Ellie and Charlie go to the address listed on the subscription and find it's a bar. When Ellie asks the bartender if she knows Matthew Smith the woman answers in the negative but places a call on a cellphone shortly after. Ellie and Charlie follow her to her home. In the morning she sees a man outside the house and after approaching him she realizes it's Matthew. The two have a short conversation where she realizes that Matthew and the bartender are living together and have a child. When Ellie asks him about the song he was playing he tells her he has no new songs. Ellie and Charlie leave and Charlie gives Ellie all the footage from the documentary. She in turn writes a piece for Giles about Matthew without revealing that he is still alive and leading a quiet and secluded life. The end of the film shows Ellie going out on a date with Charlie.

==Cast==
- Toni Collette as Ellie Klug
- Ahna O'Reilly as Charlotte
- Thomas Haden Church as Charlie
- Amy Seimetz as Sara
- Joanne Woodward as Doris (voice)
- Oliver Platt as Giles
- Lynn Shelton as Lisa
- Ryan Eggold as Lucas Stone
- Nina Arianda as Dana
- Johnny Depp as Matthew Smith
- Louis Hobson as Lawrence

==Reception==
On Rotten Tomatoes the film has a 78% approval rating based on 41 reviews, with an average rating of 6.70/10. The site's consensus states that "Lucky Them may not quite live up to Toni Collette's bravura starring performance, but it's certainly elevated by it". On Metacritic, the film holds a score of 65 out of 100 based on reviews from 19 critics, indicating "generally favorable" reviews.

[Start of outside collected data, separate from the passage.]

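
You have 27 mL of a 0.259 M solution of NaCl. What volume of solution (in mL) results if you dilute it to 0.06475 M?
Using M₁V₁ = M₂V₂:
0.259 × 27 = 0.06475 × V₂
V₂ = (0.259 × 27) / 0.06475 = 108 mL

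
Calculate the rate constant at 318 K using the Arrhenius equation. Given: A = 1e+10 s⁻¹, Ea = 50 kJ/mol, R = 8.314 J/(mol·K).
6.12e+01 s⁻¹

k = A·exp(-Ea/(R·T)) = 1e+10·exp(-50000/(8.314·318)) = 1e+10·exp(-18.9118) = 1e+10·6.1194e-09 = 6.12e+01 s⁻¹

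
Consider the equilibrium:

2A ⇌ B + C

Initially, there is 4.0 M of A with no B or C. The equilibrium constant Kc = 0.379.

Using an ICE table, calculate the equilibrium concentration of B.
[B] = 1.104 M

ICE: [A] = 4.0 − 2x, [B] = [C] = x.
Kc = x²/(4.0 − 2x)² = 0.379 ⇒ √Kc = x/(4.0 − 2x).
x = √0.379·4.0/(1 + 2√0.379) = 0.61563·4.0/2.2313 = 1.1036.
[B] = x = 1.104 M.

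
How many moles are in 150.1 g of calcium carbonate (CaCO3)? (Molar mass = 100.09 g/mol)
Moles = 150.1 g ÷ 100.09 g/mol = 1.5 mol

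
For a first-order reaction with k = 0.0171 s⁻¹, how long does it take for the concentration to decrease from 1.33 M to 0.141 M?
131.24 s

From ln[A] = ln[A]₀ - k·t: t = ln([A]₀/[A])/k = ln(1.33/0.141)/0.0171 = ln(9.4326)/0.0171 = 2.2442/0.0171 = 131.24 s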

Peter Travers of Rolling Stone gave Lucky Them 3 out of 4, saying that "Haden Church gives the movie the joyous kick it needs. His flirty thrust-and-parry with Collette is beautifully played". Justin Chang of Variety said that "the truest and most meaningful chemistry [in Lucky Them] is generated by Ellie and Charlie, two individuals who are so fun to hang out with that they justify even the film’s flimsiest narrative setups". David Rooney of The Hollywood Reporter said that the set-up was a little labored, "the performances are so engaging and the characters so pleasurable to be around that it's easy to forget the script's flaws". Tim Grierson of ScreenDaily called Lucky Them "largely a goofy comedy", but also said that "Griffiths gives the film a melancholy centre that's poignant without being overdone".

Lucky Them also got a 3 out of 5 from The Times of India and RogerEbert.com.

When asked about why it took an additional year and a half for the film to be released in Australia despite having a star cast, Damien Straker of Impulse Gamer said that the film "either isn't spectacular or it's increasingly difficult for women to etch themselves into the film market, currently dominated by men. Truthfully, it’s a bit of both".

Abhimanyu Das of Slant Magazine gave Lucky Them 2 out of 4 stars, saying that "the thinness of the material is only accentuated by the cast’s spirited efforts to pad it out".